While debugging an interesting NFSv3 problem last week, I came across the following information in one of my snoop captures:
snoop -d hme0 host netapp1
yappy -> netapp1 NFS C WRITE3 FH=94EC at 0 for 824 (ASYNC) netapp1 -> yappy NFS R WRITE3 OK 824 (FSYNC) yappy -> nfsfly1 NFS C WRITE3 FH=30D9 at 0 for 285 (ASYNC) netapp1 -> yappy NFS R WRITE3 OK 285 (FSYNC) yappy -> nfsfly1 NFS C WRITE3 FH=36C6 at 0 for 231 (ASYNC) netapp1 -> yappy NFS R WRITE3 OK 231 (FSYNC)

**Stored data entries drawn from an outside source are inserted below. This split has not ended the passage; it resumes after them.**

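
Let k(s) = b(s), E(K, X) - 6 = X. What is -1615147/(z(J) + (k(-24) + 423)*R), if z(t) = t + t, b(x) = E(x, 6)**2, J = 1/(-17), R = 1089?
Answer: -27457499/10496869 ≈ -2.6158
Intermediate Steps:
E(K, X) = 6 + X
J = -1/17 ≈ -0.058824
b(x) = 144 (b(x) = (6 + 6)**2 = 12**2 = 144)
z(t) = 2*t
k(s) = 144
-1615147/(z(J) + (k(-24) + 423)*R) = -1615147/(2*(-1/17) + (144 + 423)*1089) = -1615147/(-2/17 + 567*1089) = -1615147/(-2/17 + 617463) = -1615147/10496869/17 = -1615147*17/10496869 = -27457499/10496869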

Prior to reviewing the snoop capture, I didn’t know that NFSv3 supported asynchronous I/O. While reading through various pieces of information, I came across the following nugget of information:
“NFS Version 3 introduces the concept of “safe asynchronous writes.” A Version 3 client can specify that the server is allowed to reply before it has saved the requested data to disk, permitting the server to gather small NFS write operations into a single efficient disk write operation. A Version 3 client can also specify that the data must be written to disk before the server replies, just like a Version 2 write. The client specifies the type of write by setting the stable_how field in the arguments of each write operation to UNSTABLE to request a safe asynchronous write, and FILE_SYNC for an NFS Version 2 style write.”

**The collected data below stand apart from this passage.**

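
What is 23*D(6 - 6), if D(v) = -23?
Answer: -529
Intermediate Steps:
23*D(6 - 6) = 23*(-23) = -529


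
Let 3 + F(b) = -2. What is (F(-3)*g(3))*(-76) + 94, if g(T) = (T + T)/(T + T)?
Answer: 474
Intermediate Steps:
g(T) = 1 (g(T) = (2*T)/((2*T)) = (2*T)*(1/(2*T)) = 1)
F(b) = -5 (F(b) = -3 - 2 = -5)
(F(-3)*g(3))*(-76) + 94 = -5*1*(-76) + 94 = -5*(-76) + 94 = 380 + 94 = 474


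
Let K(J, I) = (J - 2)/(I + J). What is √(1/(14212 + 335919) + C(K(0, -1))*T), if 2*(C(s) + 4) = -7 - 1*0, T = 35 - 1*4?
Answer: I*√114010295559206/700262 ≈ 15.248*I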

This explained why we were seeeing what we were seeing (more on that later), and is one of those things to keep in the back of your mind. One interesting tidbit to note. The Solaris snoop command displays the string “ASYNC” for an asynchronous write procedure, but RFC 1813 uses the term “UNSTABLE” to reference asynchronous I/O procedures. It’s a small nit, but the term mismatch can lead to some confusion if your using the RFCs verbatim to interpret the output of snoop “-vv”.